Tiger Woods transformed into No. 1-player-in-the-world mode on Saturday, charging up the leaderboard at the Honda Classic and into the top 10. It's not likely that Woods stays there, and he's still six shots back of Rory McIlroy, but after two mediocre frustrating rounds, the 5-under round of 65 and 56-spot jump up the leaderboard have to be encouraging for Mr. Tiger.
Woods stated that he wanted to post a number in the mid-60s and get to 4 or 5-under, and he did just that with some more impressive work around the greens. Aside from a short blip after 18 holes in Dubai, Tiger had not really sniffed the top 10 of a leaderboard this season through nine competitive rounds. He made the cut at Honda right on the number, finally posting a round in the 60s (albeit 69) to get to even-par and make it to the weekend. Woods could never really put it all together -- struggling off the tee, with his irons on approach, or with the putter at different times other parts of the game were actually working. It was his short game around the green that saved him repeatedly on Friday afternoon, and got him through to the final 36 holes.
Saturday's round wasn't "putting it all together" either, but it was that vintage Tiger round where he turned some unexceptional ball-striking into a mid-60s round. He still struggled to hit fairways off the tee, and his irons were spotty, hitting just over half his greens in regulation. But the short game, both chipping and putting, boosted him yet again. It started on the fifth hole, when he rolled in a birdie bomb up and over an undulation in the center of the green.
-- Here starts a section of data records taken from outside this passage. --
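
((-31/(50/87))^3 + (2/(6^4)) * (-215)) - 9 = -198638622136/1265625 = -156949.03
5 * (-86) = -430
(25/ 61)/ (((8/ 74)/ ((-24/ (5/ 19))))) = -21090/ 61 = -345.74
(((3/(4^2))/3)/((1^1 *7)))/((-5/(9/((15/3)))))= -9/2800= -0.00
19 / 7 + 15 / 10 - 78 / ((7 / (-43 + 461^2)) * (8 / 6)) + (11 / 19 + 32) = -472328807 / 266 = -1775672.21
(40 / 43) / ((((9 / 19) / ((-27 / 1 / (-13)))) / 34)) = 77520 / 559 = 138.68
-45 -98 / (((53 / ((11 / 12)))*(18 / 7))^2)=-2949066361 / 65528352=-45.00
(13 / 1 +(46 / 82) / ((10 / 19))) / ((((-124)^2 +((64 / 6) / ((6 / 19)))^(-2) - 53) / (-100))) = -5329630720 / 58059708409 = -0.09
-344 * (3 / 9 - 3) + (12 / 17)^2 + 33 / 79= 62893651 / 68493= 918.25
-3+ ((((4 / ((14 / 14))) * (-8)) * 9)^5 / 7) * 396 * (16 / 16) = -784616839446549 / 7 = -112088119920935.57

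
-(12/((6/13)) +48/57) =-510/19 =-26.84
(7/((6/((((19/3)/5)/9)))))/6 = 133/4860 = 0.03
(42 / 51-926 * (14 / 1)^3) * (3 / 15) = -43196034 / 85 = -508188.64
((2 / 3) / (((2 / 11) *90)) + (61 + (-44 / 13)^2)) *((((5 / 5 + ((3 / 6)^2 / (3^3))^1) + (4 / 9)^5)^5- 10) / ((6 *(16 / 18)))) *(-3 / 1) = 21545165140427872586776542653680249 / 59633545995840595969067621253120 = 361.29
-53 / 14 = -3.79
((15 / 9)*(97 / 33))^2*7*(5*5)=4200.02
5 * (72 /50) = 36 /5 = 7.20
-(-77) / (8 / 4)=77 / 2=38.50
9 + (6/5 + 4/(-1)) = 31/5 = 6.20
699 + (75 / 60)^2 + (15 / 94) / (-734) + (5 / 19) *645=4563584039 / 5243696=870.30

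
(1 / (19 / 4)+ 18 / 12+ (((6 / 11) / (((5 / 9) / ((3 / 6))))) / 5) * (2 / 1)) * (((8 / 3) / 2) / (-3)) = -39854 / 47025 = -0.85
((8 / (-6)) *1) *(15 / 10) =-2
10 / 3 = 3.33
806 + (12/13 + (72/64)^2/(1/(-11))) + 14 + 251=880257/832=1058.00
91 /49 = 13 /7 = 1.86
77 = 77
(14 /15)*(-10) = -28 /3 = -9.33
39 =39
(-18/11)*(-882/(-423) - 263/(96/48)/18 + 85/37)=183001/38258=4.78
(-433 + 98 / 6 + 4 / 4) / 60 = -1247 / 180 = -6.93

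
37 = 37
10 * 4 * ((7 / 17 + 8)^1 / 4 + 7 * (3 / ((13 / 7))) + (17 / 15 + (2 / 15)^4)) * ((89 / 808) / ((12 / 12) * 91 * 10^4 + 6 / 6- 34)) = 57929478691 / 822610622983500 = 0.00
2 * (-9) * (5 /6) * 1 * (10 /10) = -15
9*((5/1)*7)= 315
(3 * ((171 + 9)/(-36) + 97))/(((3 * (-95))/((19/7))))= -92/35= -2.63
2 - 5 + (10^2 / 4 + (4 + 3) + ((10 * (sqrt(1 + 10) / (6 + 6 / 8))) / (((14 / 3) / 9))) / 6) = 10 * sqrt(11) / 21 + 29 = 30.58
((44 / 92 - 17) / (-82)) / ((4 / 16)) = 760 / 943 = 0.81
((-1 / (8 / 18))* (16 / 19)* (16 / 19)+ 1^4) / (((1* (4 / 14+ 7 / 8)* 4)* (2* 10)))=-301 / 46930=-0.01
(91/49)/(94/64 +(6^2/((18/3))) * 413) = 416/555401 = 0.00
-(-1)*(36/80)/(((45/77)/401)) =30877/100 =308.77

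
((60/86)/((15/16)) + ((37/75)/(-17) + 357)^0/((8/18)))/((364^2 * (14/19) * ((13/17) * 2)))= 166345/8295309568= 0.00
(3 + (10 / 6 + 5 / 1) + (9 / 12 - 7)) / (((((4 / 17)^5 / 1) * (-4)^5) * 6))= -58214137 / 75497472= -0.77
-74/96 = -37/48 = -0.77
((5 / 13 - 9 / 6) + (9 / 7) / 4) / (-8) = 289 / 2912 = 0.10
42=42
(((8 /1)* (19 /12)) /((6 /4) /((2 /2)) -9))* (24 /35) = -608 /525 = -1.16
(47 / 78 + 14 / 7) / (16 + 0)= 203 / 1248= 0.16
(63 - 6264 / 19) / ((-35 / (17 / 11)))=86139 / 7315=11.78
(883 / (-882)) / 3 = -883 / 2646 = -0.33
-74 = -74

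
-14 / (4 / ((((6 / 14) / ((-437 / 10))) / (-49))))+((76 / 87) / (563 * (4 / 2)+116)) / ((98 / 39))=-0.00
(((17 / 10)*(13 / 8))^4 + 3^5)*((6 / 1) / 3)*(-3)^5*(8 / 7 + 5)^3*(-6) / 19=715159841616898443 / 66734080000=10716561.04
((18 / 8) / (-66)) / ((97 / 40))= -15 / 1067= -0.01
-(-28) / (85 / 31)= 868 / 85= 10.21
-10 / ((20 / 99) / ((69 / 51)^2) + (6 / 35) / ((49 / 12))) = -449081325 / 6841706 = -65.64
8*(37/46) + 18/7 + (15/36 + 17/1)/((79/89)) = 4369361/152628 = 28.63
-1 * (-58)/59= 58/59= 0.98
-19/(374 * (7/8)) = -76/1309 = -0.06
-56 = -56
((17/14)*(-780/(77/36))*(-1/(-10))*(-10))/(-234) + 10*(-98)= -529240/539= -981.89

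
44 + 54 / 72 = 179 / 4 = 44.75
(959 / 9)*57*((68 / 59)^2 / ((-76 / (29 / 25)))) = -32149516 / 261075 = -123.14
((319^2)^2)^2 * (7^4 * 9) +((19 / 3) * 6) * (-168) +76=2317181934573970558149061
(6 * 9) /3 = 18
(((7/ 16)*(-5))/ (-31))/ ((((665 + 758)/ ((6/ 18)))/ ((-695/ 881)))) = -24325/ 1865450544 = -0.00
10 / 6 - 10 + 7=-1.33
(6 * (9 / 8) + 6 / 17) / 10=483 / 680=0.71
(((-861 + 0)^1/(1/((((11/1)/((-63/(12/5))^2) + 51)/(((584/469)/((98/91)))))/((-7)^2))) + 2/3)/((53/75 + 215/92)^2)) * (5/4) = -306236307417375/2929842012643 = -104.52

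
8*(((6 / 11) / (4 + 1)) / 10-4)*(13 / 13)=-8776 / 275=-31.91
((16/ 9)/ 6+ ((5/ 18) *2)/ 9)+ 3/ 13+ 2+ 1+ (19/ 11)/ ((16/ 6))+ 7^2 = 4933109/ 92664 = 53.24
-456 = -456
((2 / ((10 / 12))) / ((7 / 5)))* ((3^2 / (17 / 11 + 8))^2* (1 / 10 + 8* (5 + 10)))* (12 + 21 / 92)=35313003 / 15778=2238.12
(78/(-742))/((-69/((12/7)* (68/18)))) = 1768/179193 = 0.01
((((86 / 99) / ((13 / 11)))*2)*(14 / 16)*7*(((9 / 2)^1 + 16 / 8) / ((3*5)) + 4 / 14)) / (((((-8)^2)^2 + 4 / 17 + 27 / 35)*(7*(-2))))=-772667 / 6845114952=-0.00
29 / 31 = 0.94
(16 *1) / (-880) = -1 / 55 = -0.02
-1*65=-65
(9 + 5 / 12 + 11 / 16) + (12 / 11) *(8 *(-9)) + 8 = -31913 / 528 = -60.44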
Woods discussed how the greens had been running slow earlier in the week, and that he had difficulty with the Bermuda grain. And we heard again with that common "slow greens" gripe that the best way to "Tiger-proof" a course is to let them run a little slower, but he had no such trouble adjusting with the putter on Saturday. That one from 37 feet at No. 5 gave him the confidence early and he would keep that stroke going on the back side.
The second nine was his best stretch of the season, as he hit some improved approach shots but still used the ace work with the wedges and putter to post the inward 31. On Friday, we saw Woods chip in from the fringe at No. 13 for his final birdie of the day, the one that would clinch his making the cut. On Saturday, he repeated some of that chipping magic by sinking one from the fringe at No. 11 (via PGATour.com):
That was just the second of his four back-nine birdies as the putter and short game moved him into the top 10. Going out in just the second group of the day, Tiger and playing partner Luke Guthrie both went low with the wind relatively down at PGA National. The wind at this Palm Beach track plays a larger factor than most weeks on Tour, and indications were that it was picking up as the day progressed. So we may not see the leaders run away if the conditions do worsen and the course plays harder than it did for Tiger during his AM tour.
It wasn't flawless, and there were a couple bogey blips on the front side, but Tiger's run coming into the house is a definitive pivot from the mediocrity we'd seen all season. Here's his card from the third round (via PGATour.com):
Woods is unrelenting, and no one else on the planet could probably post that 65 number with the continued ball-striking struggles he had on Saturday, particularly early in the round. He'll obviously still think he's right in it, but with the leaders still a couple hours from teeing off, he'll likely drop out of the top 10 and Rory could increase his margin from an already sizable six shots.
Whether he's in contention six hours from now or not, Saturday's round is a welcome sight for fans waiting for Woods to show up this year.
UPDATE: With the full field through 54 holes and finishing some five hours after Tiger's early AM round, Woods settled one shot back of the top 10, currently seven shots back of leader Rory McIlroy.